Zurecht nehmen die kritischen Stimmen Bezug auf die Rolle des Berliner Hofpredigers Adolf Stoecker, der seine Predigten mit christlichem Sozialismus und Antisemitismus pfefferte. Zu einem Zeitpunkt, als Kaiser Wilhelm I. (der Großvater Wilhelms II.) alt und der Kronprinz Friedrich (der Vater Wilhelms II.) krank war, wurde der junge Prinz Wilhelm als Mann der Zukunft von vielen Seiten umschmeichelt, ohne daß jemand darüber wachte. So wurde er auch von Stoecker umworben, dem schließlich Bismarck entgegentrat. Durch die empfundene Bevormundung Bismarcks widerspenstig geworden, ließ Wilhelm sich zu der Äußerung hinreißen, als späterer Kaiser dem Einfluß der jüdischen Presse Einhalt gebieten zu wollen.[2] Der Einfluß Stoeckers ließ jedoch bald nach, und Wilhelm II. war während seiner Regierungszeit frei von Antisemitismus. Schließlich mußte Stoecker im November 1890 aufgrund seiner antisemitischen Äußerungen auf Veranlassung des Kaisers seinen Platz als Hofprediger räumen.

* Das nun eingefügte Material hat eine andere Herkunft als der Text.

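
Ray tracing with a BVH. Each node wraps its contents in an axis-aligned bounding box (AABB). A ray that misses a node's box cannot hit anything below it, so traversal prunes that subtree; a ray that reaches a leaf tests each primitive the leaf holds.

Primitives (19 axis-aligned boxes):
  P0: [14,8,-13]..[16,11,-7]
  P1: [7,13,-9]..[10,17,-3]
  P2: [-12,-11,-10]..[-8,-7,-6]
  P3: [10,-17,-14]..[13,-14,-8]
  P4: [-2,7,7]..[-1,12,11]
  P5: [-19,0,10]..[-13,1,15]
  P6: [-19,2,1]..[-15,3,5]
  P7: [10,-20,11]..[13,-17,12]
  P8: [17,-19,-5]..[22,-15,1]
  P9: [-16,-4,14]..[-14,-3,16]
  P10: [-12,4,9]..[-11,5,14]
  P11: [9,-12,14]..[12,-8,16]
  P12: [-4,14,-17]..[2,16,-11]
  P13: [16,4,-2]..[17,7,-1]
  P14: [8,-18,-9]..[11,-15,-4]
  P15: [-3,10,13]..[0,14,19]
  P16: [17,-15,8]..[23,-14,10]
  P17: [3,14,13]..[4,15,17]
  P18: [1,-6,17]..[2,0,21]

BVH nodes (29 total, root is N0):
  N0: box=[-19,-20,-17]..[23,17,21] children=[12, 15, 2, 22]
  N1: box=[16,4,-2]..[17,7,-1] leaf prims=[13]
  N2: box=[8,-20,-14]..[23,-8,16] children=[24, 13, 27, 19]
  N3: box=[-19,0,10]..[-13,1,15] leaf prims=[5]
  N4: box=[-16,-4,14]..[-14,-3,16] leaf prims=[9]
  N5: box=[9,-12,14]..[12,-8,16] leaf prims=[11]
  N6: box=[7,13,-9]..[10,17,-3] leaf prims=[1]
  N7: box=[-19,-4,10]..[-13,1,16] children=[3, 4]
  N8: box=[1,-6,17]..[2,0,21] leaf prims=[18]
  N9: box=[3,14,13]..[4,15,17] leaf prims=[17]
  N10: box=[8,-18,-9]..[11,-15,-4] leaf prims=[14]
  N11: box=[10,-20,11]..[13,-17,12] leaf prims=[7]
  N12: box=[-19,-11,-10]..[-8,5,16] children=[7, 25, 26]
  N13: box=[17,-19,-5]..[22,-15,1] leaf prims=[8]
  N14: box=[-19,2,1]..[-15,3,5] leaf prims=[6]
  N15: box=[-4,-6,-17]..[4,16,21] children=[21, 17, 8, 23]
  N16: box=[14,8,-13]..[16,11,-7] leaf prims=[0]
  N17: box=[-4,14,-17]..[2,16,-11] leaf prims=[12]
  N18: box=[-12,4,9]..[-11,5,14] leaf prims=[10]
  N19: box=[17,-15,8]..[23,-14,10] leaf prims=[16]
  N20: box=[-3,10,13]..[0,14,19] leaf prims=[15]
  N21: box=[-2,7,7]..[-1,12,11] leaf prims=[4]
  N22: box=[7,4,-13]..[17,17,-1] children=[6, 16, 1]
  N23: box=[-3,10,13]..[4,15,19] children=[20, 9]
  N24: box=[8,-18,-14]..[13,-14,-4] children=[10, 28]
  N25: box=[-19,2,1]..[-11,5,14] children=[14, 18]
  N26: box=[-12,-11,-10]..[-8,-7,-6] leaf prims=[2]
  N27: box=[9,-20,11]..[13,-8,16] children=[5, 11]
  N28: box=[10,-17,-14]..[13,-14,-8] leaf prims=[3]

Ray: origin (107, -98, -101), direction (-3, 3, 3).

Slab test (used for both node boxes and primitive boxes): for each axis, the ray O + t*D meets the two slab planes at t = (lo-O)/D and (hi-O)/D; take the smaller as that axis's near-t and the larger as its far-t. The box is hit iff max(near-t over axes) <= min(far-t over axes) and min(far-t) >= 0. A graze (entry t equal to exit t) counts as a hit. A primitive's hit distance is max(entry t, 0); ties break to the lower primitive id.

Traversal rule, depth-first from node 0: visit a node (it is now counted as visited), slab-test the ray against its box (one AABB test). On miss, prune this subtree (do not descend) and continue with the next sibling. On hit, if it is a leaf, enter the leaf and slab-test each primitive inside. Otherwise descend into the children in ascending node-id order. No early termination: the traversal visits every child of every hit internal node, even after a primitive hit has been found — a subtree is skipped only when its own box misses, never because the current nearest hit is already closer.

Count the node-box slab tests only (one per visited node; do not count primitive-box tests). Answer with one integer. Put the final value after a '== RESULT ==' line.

Trace the traversal:
N0 x:[28,42] y:[26,115/3] z:[28,122/3] -> hit [28,115/3], descend [2, 12, 15, 22]
  N2 x:[28,33] y:[26,30] z:[29,39] -> hit [29,30], descend [13, 19, 24, 27]
    N13 x:[85/3,30] y:[79/3,83/3] z:[32,34] -> miss, prune
    N19 x:[28,30] y:[83/3,28] z:[109/3,37] -> miss, prune
    N24 x:[94/3,33] y:[80/3,28] z:[29,97/3] -> miss, prune
    N27 x:[94/3,98/3] y:[26,30] z:[112/3,39] -> miss, prune
  N12 x:[115/3,42] y:[29,103/3] z:[91/3,39] -> miss, prune
  N15 x:[103/3,37] y:[92/3,38] z:[28,122/3] -> hit [103/3,37], descend [8, 17, 21, 23]
    N8 x:[35,106/3] y:[92/3,98/3] z:[118/3,122/3] -> miss, prune
    N17 x:[35,37] y:[112/3,38] z:[28,30] -> miss, prune
    N21 x:[36,109/3] y:[35,110/3] z:[36,112/3] -> hit [36,109/3] leaf, test {P4@t=36}
    N23 x:[103/3,110/3] y:[36,113/3] z:[38,40] -> miss, prune
  N22 x:[30,100/3] y:[34,115/3] z:[88/3,100/3] -> miss, prune

order=[0, 2, 13, 19, 24, 27, 12, 15, 8, 17, 21, 23, 22]  |boxes|=13  |leaves|=1  hit=P4

== RESULT ==
13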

Das Emporkommen der patriotischen Bewegung, die auch im Flottenverein ihren Ausdruck fand, wurde vom Kaiser toleriert, ohne daß er jedoch etwas für den Rassismus vieler Alldeutscher übriggehabt hatte. Über diese sagte Wilhelm, sie seien unfähig, konstruktive Gedanken zu entwickeln.[3]

Daß Wilhelm II. sich gar um die Sicherheit der deutschen Juden sorgte, deren Situation im übrigen weit günstiger war als die der Juden in Frankreich oder Rußland, geht aus seiner Äußerung hervor, er befürchte angesichts der öffentlichen Stimmung, daß es auch in Deutschland zu Pogromen kommen könnte.[4]

Theodor Herzl erstrebte einen eigenen „Judenstaat“. Wilhelm II. traf Herzl 1898 in Jerusalem und befürwortete dessen Vorhaben.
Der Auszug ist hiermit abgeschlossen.